Michael Jordan est considéré comme le plus grand basketteur de tous les temps, mais personne n'est parfait.

Michael Jordan est l'un des joueurs les plus compétitifs à avoir jamais foulé les parquets NBA.
Ce feu intérieur s'est forgé lors de matchs acharnés contre son frère Larry sur le terrain construit par leur père.
Michael a souvent perdu face à Larry avant que sa taille et son athlétisme ne lui permettent de dominer ces duels fraternels.
Compétiteur impitoyable, Jordan considérait tout adversaire – y compris ses coéquipiers – comme une cible à abattre sur le terrain.
Steve Kerr, bien plus petit, n'a pas hésité à le provoquer lors d'une altercation. La tension a culminé lorsque Jordan l'a frappé au visage.
Cet incident est devenu légendaire dans l'histoire de la NBA.

Au sommet de sa gloire, après avoir remporté son troisième titre consécutif contre Charles Barkley, Jordan dominait la planète basket.
Le meurtre tragique de son père James a tout changé. Vol à main armée déguisé ou règlement de comptes lié à des dettes de jeu ? Jordan était connu pour ses parties de poker et de golf à Atlantic City, même pendant les playoffs.
Sa retraite annoncée en 1993 a choqué le monde du basket, privant la NBA de sa superstar.

Isiah Thomas, l'un des meilleurs meneurs de jeu de son époque, double champion NBA avec les Bad Boys des Pistons, méritait amplement sa place.
Intrépide malgré sa petite taille, il avait mené ses équipes à trois Finales NBA.
Malgré ses qualifications, Thomas a été écarté au profit du jeune universitaire Christian Laettner.
Michael Jordan est souvent accusé d'avoir influencé cette décision, refusant de jouer avec son rival des playoffs.

Aujourd'hui promoteur de la justice sociale, Nike a été critiqué pour ses usines en Asie où les salaires sont indignes.
Kathie Lee Gifford a sollicité Jordan pour dénoncer le travail dans des sweatshops.
Sa réponse : « C'est à Nike de veiller à ce que tout soit en ordre.
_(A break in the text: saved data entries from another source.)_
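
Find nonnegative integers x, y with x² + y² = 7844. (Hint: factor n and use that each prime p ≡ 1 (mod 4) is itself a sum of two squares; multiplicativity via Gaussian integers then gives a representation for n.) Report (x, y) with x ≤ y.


Step 1: Factor n = 7844 = 2^2 · 37 · 53.
Step 2: Check the mod-4 condition on each prime factor: 2 = 2 (special); 37 ≡ 1 (mod 4), exponent 1; 53 ≡ 1 (mod 4), exponent 1.
All primes ≡ 3 (mod 4) appear to even exponent (or don't appear), so by the two-squares theorem n IS expressible as a sum of two squares.
Step 3: Build a representation. Group n = k² · m with k = 2 and m = 37 · 53 = 1961 (a product of primes ≡ 1 (mod 4)); a representation of m scales to one of n via (k·x)² + (k·y)² = k²(x² + y²). Each prime p ≡ 1 (mod 4) is itself a sum of two squares; find a² by testing p − a² for a perfect square:
  37: 37 − 1² = 36 = 6² ⇒ 37 = 1² + 6².
  53: 53 − 1² = 52, 53 − 2² = 49 = 7² ⇒ 53 = 2² + 7².
  Combine using the Brahmagupta–Fibonacci identity (a² + b²)(c² + d²) = (ac − bd)² + (ad + bc)² = (ac + bd)² + (ad − bc)²:
  37 · 53 = 1961: from (1² + 6²)(2² + 7²), take (1·2 − 6·7, 1·7 + 6·2) = (2 − 42, 7 + 12) = (-40, 19); dropping signs (only squares matter) gives (40, 19); check 40² + 19² = 1600 + 361 = 1961 ✓.
  Scale by k = 2: (2·40, 2·19) = (80, 38).
Step 4: Order so x ≤ y and verify: 38² + 80² = 1444 + 6400 = 7844 = n. ✓

n = 7844 = 38² + 80² (one valid representation with x ≤ y).


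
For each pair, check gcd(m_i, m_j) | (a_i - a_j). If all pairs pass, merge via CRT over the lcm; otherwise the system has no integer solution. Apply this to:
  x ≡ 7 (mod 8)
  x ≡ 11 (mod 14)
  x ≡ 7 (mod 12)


Moduli 8, 14, 12 are not pairwise coprime, so CRT works modulo lcm(m_i) when all pairwise compatibility conditions hold.
Pairwise compatibility: gcd(m_i, m_j) must divide a_i - a_j for every pair.
Merge one congruence at a time:
  Start: x ≡ 7 (mod 8).
  Combine with x ≡ 11 (mod 14): gcd(8, 14) = 2; 11 - 7 = 4, which IS divisible by 2, so compatible.
    Write x = 7 + 8·t and substitute into x ≡ 11 (mod 14): 8·t ≡ 11 − 7 = 4 (mod 14).
    Divide the congruence (and modulus) by g = 2: 4·t ≡ 2 (mod 7).
    The inverse of 4 mod 7 is 2 (since 4·2 = 8 = 1·7 + 1), so t ≡ 2·2 = 4 ≡ 4 (mod 7).
    Then x = 7 + 8·4 = 39, valid modulo lcm(8, 14) = 56: x ≡ 39 (mod 56).
  Combine with x ≡ 7 (mod 12): gcd(56, 12) = 4; 7 - 39 = -32, which IS divisible by 4, so compatible.
    Write x = 39 + 56·t and substitute into x ≡ 7 (mod 12): 56·t ≡ 7 − 39 = -32 (mod 12).
    Divide the congruence (and modulus) by g = 4: 14·t ≡ -8 (mod 3).
    Reduce coefficients mod 3: 2·t ≡ 1 (mod 3).
    The inverse of 2 mod 3 is 2 (since 2·2 = 4 = 1·3 + 1), so t ≡ 2·1 = 2 ≡ 2 (mod 3).
    Then x = 39 + 56·2 = 151, valid modulo lcm(56, 12) = 168: x ≡ 151 (mod 168).
Verify: 151 mod 8 = 7, 151 mod 14 = 11, 151 mod 12 = 7.

x ≡ 151 (mod 168).


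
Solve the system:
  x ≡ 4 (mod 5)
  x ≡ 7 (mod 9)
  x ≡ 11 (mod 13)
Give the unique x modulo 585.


Moduli 5, 9, 13 are pairwise coprime; by CRT there is a unique solution modulo M = 5 · 9 · 13 = 585.
Solve pairwise, accumulating the modulus:
  Start with x ≡ 4 (mod 5).
  Combine with x ≡ 7 (mod 9): since gcd(5, 9) = 1, we get a unique residue mod 45.
    Write x = 4 + 5·t and substitute into x ≡ 7 (mod 9): 5·t ≡ 7 − 4 = 3 (mod 9).
    The inverse of 5 mod 9 is 2 (since 5·2 = 10 = 1·9 + 1), so t ≡ 2·3 = 6 ≡ 6 (mod 9).
    Then x = 4 + 5·6 = 34, valid modulo lcm(5, 9) = 45: x ≡ 34 (mod 45).
  Combine with x ≡ 11 (mod 13): since gcd(45, 13) = 1, we get a unique residue mod 585.
    Write x = 34 + 45·t and substitute into x ≡ 11 (mod 13): 45·t ≡ 11 − 34 = -23 (mod 13).
    Reduce coefficients mod 13: 6·t ≡ 3 (mod 13).
    The inverse of 6 mod 13 is 11 (since 6·11 = 66 = 5·13 + 1), so t ≡ 11·3 = 33 ≡ 7 (mod 13).
    Then x = 34 + 45·7 = 349, valid modulo lcm(45, 13) = 585: x ≡ 349 (mod 585).
Verify: 349 mod 5 = 4 ✓, 349 mod 9 = 7 ✓, 349 mod 13 = 11 ✓.

x ≡ 349 (mod 585).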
Je ne connais pas les détails, je fais mon travail. »
Il promit d'enquêter, mais rien n'en sortit, alimentant les accusations d'hypocrisie.

Légende sur le terrain, Jordan a peiné en management. Aux Wizards, il troca Rip Hamilton et drafta Kwame Brown prématurément.
L'équipe rata les playoffs malgré son retour comme joueur.
Propriétaire des Bobcats (devenus Hornets), ses choix comme Adam Morrison, ou d'autres lottery picks (Wright, Augustin, etc.) furent des flops.
Il aurait gagné à s'entourer de experts comme Jerry West plutôt que de yes-men.